Арабы, разумеется, смотрели на все это с ужасом. Они считали, что евреи своими дьявольскими кознями отнимают у них Палестину.
В те годы самым близким Бен-Гуриону человеком был Берл Кацнельсон. Судьба редко связывала людей столь противоположных друг другу и по характеру, и по внешнему облику. От личности Бен-Гуриона веяло повелительно мужественной энергией. Этот воинственный, упрямый и решительный человек никогда не отступался от того, что однажды понял и принял. Каждое его действие вырастало из самой его сущности и получало мощный волевой импульс.
Личность Берла Кацнельсона расплывчата и как бы окрашена в пастельные тона. Этот мягкий, уравновешенный мыслитель и созерцатель, внутренне отталкивающийся от любого активного действия, обладал редкостным обаянием. Его любили даже политические противники. Бен-Гурион его обожал. Его взгляд и голос оказывали на него чарующее действие. Почему этих столь разных людей так тянуло друг к другу? Возможно, потому, что их конечные цели совпадали. А возможно, их дружба объяснялась тем, что уравновешенный и спокойный Кацнельсон часто бывал благодатным тормозом для взрывчатого темпераментного Бен-Гуриона.
Пройдут годы, и гармония их отношений будет нарушена. В 1937 году британская администрация выступит с планом раздела Палестины и создания на ее территории двух государств: арабского и еврейского. По этому плану еврейское государство должно будет включать Галилею, Изреэльскую долину и прибрежную низменность. Большая часть территории исторического «библейского» Израиля, даже Иерусалим с Хевроном, окажутся, таким образом, за его пределами.
Между друзьями вспыхнет яростный спор. Они как бы поменяются ролями. Кацнельсон станет со всей пристрастностью отстаивать свое кредо: все или ничего.
«Родина едина и неделима, и да не поднимется на нее еврейская рука, — не устанет он писать и говорить. — В чем сущность нашей любви к родине? Быть может, это физическая связь с землей, по которой мы ходили с дней нашего детства? Или радость, которую мы испытываем при виде чудесных цветов? Или воздух, которым мы дышим? Или ландшафт, с которым мы сроднились? Или незабываемые закаты? Нет и нет.

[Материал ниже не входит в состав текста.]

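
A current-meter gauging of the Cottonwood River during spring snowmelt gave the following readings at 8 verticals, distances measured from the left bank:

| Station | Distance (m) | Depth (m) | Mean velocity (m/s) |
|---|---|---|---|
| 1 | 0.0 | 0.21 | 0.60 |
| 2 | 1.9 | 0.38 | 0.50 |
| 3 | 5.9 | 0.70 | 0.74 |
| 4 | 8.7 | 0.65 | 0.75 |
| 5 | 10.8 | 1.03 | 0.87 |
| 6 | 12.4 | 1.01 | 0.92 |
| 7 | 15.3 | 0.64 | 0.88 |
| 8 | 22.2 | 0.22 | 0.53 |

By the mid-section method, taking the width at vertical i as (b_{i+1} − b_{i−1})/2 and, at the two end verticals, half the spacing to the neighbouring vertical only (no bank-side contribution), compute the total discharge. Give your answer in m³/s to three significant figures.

10.5 m³/s

w_1 = (1.9 − 0.0)/2 = 0.95 m; q_1 = 0.60 × 0.21 × 0.95 = 0.1197 m³/s
w_2 = (5.9 − 0.0)/2 = 2.95 m; q_2 = 0.50 × 0.38 × 2.95 = 0.5605 m³/s
w_3 = (8.7 − 1.9)/2 = 3.4 m; q_3 = 0.74 × 0.70 × 3.4 = 1.761 m³/s
w_4 = (10.8 − 5.9)/2 = 2.45 m; q_4 = 0.75 × 0.65 × 2.45 = 1.194 m³/s
w_5 = (12.4 − 8.7)/2 = 1.85 m; q_5 = 0.87 × 1.03 × 1.85 = 1.658 m³/s
w_6 = (15.3 − 10.8)/2 = 2.25 m; q_6 = 0.92 × 1.01 × 2.25 = 2.091 m³/s
w_7 = (22.2 − 12.4)/2 = 4.9 m; q_7 = 0.88 × 0.64 × 4.9 = 2.760 m³/s
w_8 = (22.2 − 15.3)/2 = 3.45 m; q_8 = 0.53 × 0.22 × 3.45 = 0.4023 m³/s
Q = Σ qᵢ = 10.55 m³/s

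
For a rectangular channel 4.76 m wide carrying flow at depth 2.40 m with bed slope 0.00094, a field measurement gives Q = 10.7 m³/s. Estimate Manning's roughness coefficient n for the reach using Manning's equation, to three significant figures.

0.0369

A = b·y = 4.76 × 2.40 = 11.42 m²
P = b + 2y = 4.76 + 2×2.40 = 9.560 m
R = A/P = 11.42/9.560 = 1.195 m
n = (1/Q)·A·R^(2/3)·S^(1/2) = (1/10.7) × 11.42 × 1.126 × 0.03066 = 0.03686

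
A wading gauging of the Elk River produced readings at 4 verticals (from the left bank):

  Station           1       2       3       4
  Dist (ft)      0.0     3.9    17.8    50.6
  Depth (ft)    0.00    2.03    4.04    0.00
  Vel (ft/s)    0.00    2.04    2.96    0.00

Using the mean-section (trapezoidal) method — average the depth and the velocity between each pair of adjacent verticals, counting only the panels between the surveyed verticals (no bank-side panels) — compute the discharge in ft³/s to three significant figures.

208 ft³/s

Panel 1-2: Δb = 3.9 ft, d̄ = (0.00+2.03)/2 = 1.015, v̄ = (0.00+2.04)/2 = 1.02 → q = 3.9×1.015×1.02 = 4.038 ft³/s
Panel 2-3: Δb = 13.9 ft, d̄ = (2.03+4.04)/2 = 3.035, v̄ = (2.04+2.96)/2 = 2.5 → q = 13.9×3.035×2.5 = 105.5 ft³/s
Panel 3-4: Δb = 32.8 ft, d̄ = (4.04+0.00)/2 = 2.02, v̄ = (2.96+0.00)/2 = 1.48 → q = 32.8×2.02×1.48 = 98.06 ft³/s
Q = Σ q = 207.6 ft³/s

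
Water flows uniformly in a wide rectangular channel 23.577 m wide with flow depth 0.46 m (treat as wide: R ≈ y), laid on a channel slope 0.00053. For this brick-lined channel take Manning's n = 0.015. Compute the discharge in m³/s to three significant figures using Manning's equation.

9.92 m³/s

A = b·y = 23.577 × 0.46 = 10.85 m²
Wide channel: R ≈ y = 0.46 m
Q = (1/n)·A·R^(2/3)·S^(1/2) = (1/0.015) × 10.85 × 0.4600^(2/3) × 0.00053^(1/2) = 9.919 m³/s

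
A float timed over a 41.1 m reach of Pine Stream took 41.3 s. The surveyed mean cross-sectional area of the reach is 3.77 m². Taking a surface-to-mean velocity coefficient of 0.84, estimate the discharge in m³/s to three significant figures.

v_surface = L / t̄ = 41.1 / 41.3 = 0.9952 m/s
v_mean = 0.84 × 0.9952 = 0.8359 m/s
Q = A × v_mean = 3.77 × 0.8359 = 3.151 m³/s

3.15 m³/s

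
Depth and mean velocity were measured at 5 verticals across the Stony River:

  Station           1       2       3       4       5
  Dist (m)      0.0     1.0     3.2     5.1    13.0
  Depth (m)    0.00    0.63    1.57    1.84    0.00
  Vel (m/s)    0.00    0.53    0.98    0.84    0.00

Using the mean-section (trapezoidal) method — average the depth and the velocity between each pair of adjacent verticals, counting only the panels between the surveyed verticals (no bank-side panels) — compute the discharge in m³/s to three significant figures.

Panel 1-2: Δb = 1 m, d̄ = (0.00+0.63)/2 = 0.315, v̄ = (0.00+0.53)/2 = 0.265 → q = 1×0.315×0.265 = 0.08348 m³/s
Panel 2-3: Δb = 2.2 m, d̄ = (0.63+1.57)/2 = 1.1, v̄ = (0.53+0.98)/2 = 0.755 → q = 2.2×1.1×0.755 = 1.827 m³/s
Panel 3-4: Δb = 1.9 m, d̄ = (1.57+1.84)/2 = 1.705, v̄ = (0.98+0.84)/2 = 0.91 → q = 1.9×1.705×0.91 = 2.948 m³/s
Panel 4-5: Δb = 7.9 m, d̄ = (1.84+0.00)/2 = 0.92, v̄ = (0.84+0.00)/2 = 0.42 → q = 7.9×0.92×0.42 = 3.053 m³/s
Q = Σ q = 7.911 m³/s

7.91 m³/s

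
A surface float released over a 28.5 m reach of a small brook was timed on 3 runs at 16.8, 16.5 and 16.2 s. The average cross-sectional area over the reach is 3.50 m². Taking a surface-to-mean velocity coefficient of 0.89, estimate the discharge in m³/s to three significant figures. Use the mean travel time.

5.38 m³/s

t̄ = (16.8 + 16.5 + 16.2) / 3 = 16.5 s
v_surface = L / t̄ = 28.5 / 16.5 = 1.727 m/s
v_mean = 0.89 × 1.727 = 1.537 m/s
Q = A × v_mean = 3.50 × 1.537 = 5.380 m³/s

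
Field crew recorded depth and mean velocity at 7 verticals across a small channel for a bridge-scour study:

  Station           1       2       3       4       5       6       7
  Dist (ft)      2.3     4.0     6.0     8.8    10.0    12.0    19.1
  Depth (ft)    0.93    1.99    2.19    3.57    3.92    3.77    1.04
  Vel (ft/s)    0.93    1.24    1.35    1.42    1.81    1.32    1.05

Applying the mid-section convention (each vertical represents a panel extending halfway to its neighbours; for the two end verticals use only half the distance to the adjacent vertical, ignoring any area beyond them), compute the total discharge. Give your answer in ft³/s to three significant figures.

w_1 = (4.0 − 2.3)/2 = 0.85 ft; q_1 = 0.93 × 0.93 × 0.85 = 0.7352 ft³/s
w_2 = (6.0 − 2.3)/2 = 1.85 ft; q_2 = 1.24 × 1.99 × 1.85 = 4.565 ft³/s
w_3 = (8.8 − 4.0)/2 = 2.4 ft; q_3 = 1.35 × 2.19 × 2.4 = 7.096 ft³/s
w_4 = (10.0 − 6.0)/2 = 2 ft; q_4 = 1.42 × 3.57 × 2 = 10.14 ft³/s
w_5 = (12.0 − 8.8)/2 = 1.6 ft; q_5 = 1.81 × 3.92 × 1.6 = 11.35 ft³/s
w_6 = (19.1 − 10.0)/2 = 4.55 ft; q_6 = 1.32 × 3.77 × 4.55 = 22.64 ft³/s
w_7 = (19.1 − 12.0)/2 = 3.55 ft; q_7 = 1.05 × 1.04 × 3.55 = 3.877 ft³/s
Q = Σ qᵢ = 60.41 ft³/s

60.4 ft³/s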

Наша любовь к родине выросла из Книги книг, всем сердцем срослись мы с ее стихами, с ее историческими именами. Мы любили абстрактную родину, мы вобрали ее в наши души, не расставались с ней во время всех своих скитаний. Этот абстрактный патриотизм превратился в могучую движущую силу».
Берл Кацнельсон не сможет даже представить себе еврейское государство без Иерусалима и Хеврона. Бен-Гурион же проявит себя прагматичным и дальновидным политиком, понимающим необходимость создания еврейского государства на условиях, продиктованных реалиями жизни.
Человек действия одержит верх над человеком мысли. Ход истории подтвердит правоту Бен-Гуриона. И все же не его железная логика, а кредо Берла Кацнельсона сохраняет и сегодня свою романтическую привлекательность.
Тем временем война против ревизионистов, начатая по инициативе лидеров рабочей партии, не прекращалась. Бен-Гурион фактически объявил сторонников Жаботинского вне закона и открыто утверждал, что в борьбе с ними все средства хороши.
Крайняя напряженность в отношениях между рабочими-социалистами и рабочими-ревизионистами то и дело приводила к столкновениям и вспышкам насилия.
Самый значительный инцидент произошел в поселении Мигдал в Галилее.
Там душной летней ночью вооруженные прутьями и досками активисты рабочей партии атаковали барак, где спали рабочие-ревизионисты. Началось настоящее побоище, сильно смахивающее на погром. Нападавшие с ревом били и топтали ошалевших спросонья людей, от неожиданности и страха утративших способность к сопротивлению. Некоторые из пострадавших попали в больницу.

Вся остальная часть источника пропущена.